“[O]ur ability to recognize someone either as male or female is absolutely fundamental to our ability to interact with them, and there is nothing natural about that recognition. It’s dependent on certain signals being communicated that allow us to position people in categories—male/female—that make sense to us.” These signals, based on a two sex/two gender distinction, have become a sort of gender code that is communicated through the human body.
So begins the documentary The Codes of Gender: Identity and Performance in Pop Culture. The speaker is Sut Jhally, professor of communication at the University of Massachusetts and founder and Executive Director of the Media Education Foundation. In this film, Mr. Jhally discusses the work of sociologist Erving Goffman, who identified pop culture (and advertising, more specifically) as the best place to see these gender codes in action.
There is much more to the discussion than this brief excerpt implies, and I encourage everyone to download the film’s transcript and read it. In this post, I will focus on a particular form of body language discussed in the film—the “canting” postures that are often used in depictions of women and girls.

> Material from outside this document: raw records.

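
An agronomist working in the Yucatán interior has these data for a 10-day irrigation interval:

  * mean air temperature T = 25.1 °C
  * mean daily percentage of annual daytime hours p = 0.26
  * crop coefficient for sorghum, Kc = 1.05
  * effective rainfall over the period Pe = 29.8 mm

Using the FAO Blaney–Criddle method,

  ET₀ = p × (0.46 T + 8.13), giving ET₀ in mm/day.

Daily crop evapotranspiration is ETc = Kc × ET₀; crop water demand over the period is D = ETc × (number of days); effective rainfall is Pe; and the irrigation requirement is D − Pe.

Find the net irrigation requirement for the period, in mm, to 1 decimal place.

ET₀ = 0.26 × (0.46 × 25.1 + 8.13) = 0.26 × 19.676 = 5.1158 mm/d
ETc = Kc × ET₀ = 1.05 × 5.1158 = 5.3716 mm/d
Crop demand D = ETc × 10 d = 5.3716 × 10 = 53.716 mm
D − Pe = 53.716 − 29.8 = 23.916 mm

23.9 mm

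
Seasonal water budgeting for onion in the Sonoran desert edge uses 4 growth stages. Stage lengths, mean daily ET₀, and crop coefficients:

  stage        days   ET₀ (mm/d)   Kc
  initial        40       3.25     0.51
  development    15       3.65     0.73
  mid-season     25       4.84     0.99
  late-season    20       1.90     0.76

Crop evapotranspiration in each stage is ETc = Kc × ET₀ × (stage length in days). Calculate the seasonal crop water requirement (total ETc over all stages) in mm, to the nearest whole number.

255 mm

initial: 0.51 × 3.25 × 40 = 66.30 mm
development: 0.73 × 3.65 × 15 = 39.97 mm
mid-season: 0.99 × 4.84 × 25 = 119.79 mm
late-season: 0.76 × 1.90 × 20 = 28.88 mm
Seasonal total = 254.94 mm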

The film talks about the many ways that female bodies, when displayed in popular culture, are sexualized and positioned to communicate submissiveness and powerlessness. Showing females in a recumbent position is one way of communicating this message and canting is another. It is the latter I want to look at here because, in children’s popular culture, it appears where one would least expect it: in animated female “hero” characters.

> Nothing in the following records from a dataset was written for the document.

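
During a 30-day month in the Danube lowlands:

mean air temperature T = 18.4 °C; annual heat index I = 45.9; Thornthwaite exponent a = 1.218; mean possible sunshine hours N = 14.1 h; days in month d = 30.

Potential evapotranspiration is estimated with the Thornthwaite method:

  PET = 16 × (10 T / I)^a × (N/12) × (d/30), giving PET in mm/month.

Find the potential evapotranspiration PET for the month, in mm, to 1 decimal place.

10T/I = 10 × 18.4 / 45.9 = 4.0087
(10T/I)^a = 4.0087^1.218 = 5.4257
Uncorrected PET = 16 × 5.4257 = 86.811 mm
Correction = (N/12)(d/30) = (14.1/12)(30/30) = 1.1750
PET = 86.811 × 1.1750 = 102.003 mm/month

102.0 mm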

So, what is a canting position? Mr. Goffman referred to it as “the bashful knee-bend,” but there are other variations: the crossed leg position, standing on one leg, the torso twisted away from the vertical, and the head cant. All of these positions serve to place the female character off balance and give her an air of vulnerability.
The quintessential canting pose is that held by Daphne from the Scooby-Doo gang. You know the one—hands on jutted-out hips, one leg slightly extended with the toe pointed, and head bowed slightly:
But the females who appear in the more action-oriented cartoons—shows like Totally Spies, the variousBakugan series, Beyblades, and superhero programs—are also shown in poses that closely resemble Daphne’s.
Take, for example, the girls/women (it’s hard to tell their age) from Totally Spies. They have the Daphne hip-tilt down pat:
Even some of their action shots communicate a clear gender message. In these pictures, one might assume they are kicking, but they all look off-balance. Their bodies are twisted to the side instead of facing the “camera” head-on. Sam looks especially vulnerable, given her crouched position and the fact that she is being looked down upon. Would Superman ever be positioned in such a way? Not likely.
This image from a video clip of the program shows the canting position and its sexualized undertones. Again, I present a contrast to a male hero: it’s hard to imagine Spider-Man leaning like this, with one knee bent.
The girls from the Bakugan universe show similar postures. Fabia looks rather contorted and tentative, compared to the more surefooted Dan:
Characters from the similarly themed Beyblades program have the same discrepancies in posture:
Even Gwen from the Ben 10 series, a great female character, gets the sexy canting treatment in this picture:
Even female superheroes have even been subjected to canting poses, as though their skimpy costumes didn’t make their gender obvious. (For a great post on the attire of these powerful women, read Kicking Ass in High Heels.)
The way Wasp descends from flight contrasts sharply to the method used by her Avengers colleague Iron Man:
The way these two characters stand communicates gender differences, although more subtly than their landing techniques. Iron Man’s shoulders are squared and his fist is clenched. Wasp looks more delicate. The differences could be a result of their origins—she is an insect and perhaps deemed more fragile than Tony Stark inside his metal robot costume—but gender most certainly plays a part.
As a team, the Avengers look pretty menacing, except for Wasp. She appears lost in a daydream, defenseless, with her arms behind her, unlike her ready-to-rumble associates:
And what of my favourite superhero team, the Justice League? There are many variations of these characters, so I looked at a few of the more recent examples.
The canting is subtle, but definitely present in this image. Wonder Woman’s upper body is twisted ever so slightly, and Hawkgirl has the “bashful” bent-knee pose (in contrast to Wonder Woman’s bent knee which is also seen on male heroes in flight.)
The images from new series Young Justice also show some interesting contrasts. I’m not sure what Artemis is up to here, but this does not look like the best position for hitting her target:
Compare her sideways pose to the front-facing Robin and Superboy:
Then there’s Miss Martian, shown in flight like Superboy, but presented from an angle without making direct eye contact. Her knee, unlike Superboy’s, is pointed outward. In addition to being less aerodynamic, her positioning seems to give her body a slight twist, made worse by her arm being stretched out behind her:
And I can’t resist including this DVD cover, found recently when I searched online for Wonder Woman toys:
Admittedly, this sample of pictures is very small and consists only of still shots from the websites associated with each television program (and one toy store). And there is no doubt that in the programs themselves, many of these girls and women give as good as they get.
Still, I have to ask, what does it say about cultural representations of gender when even the most powerful, capable, and heroic female characters are routinely shown as sexualized and submissive?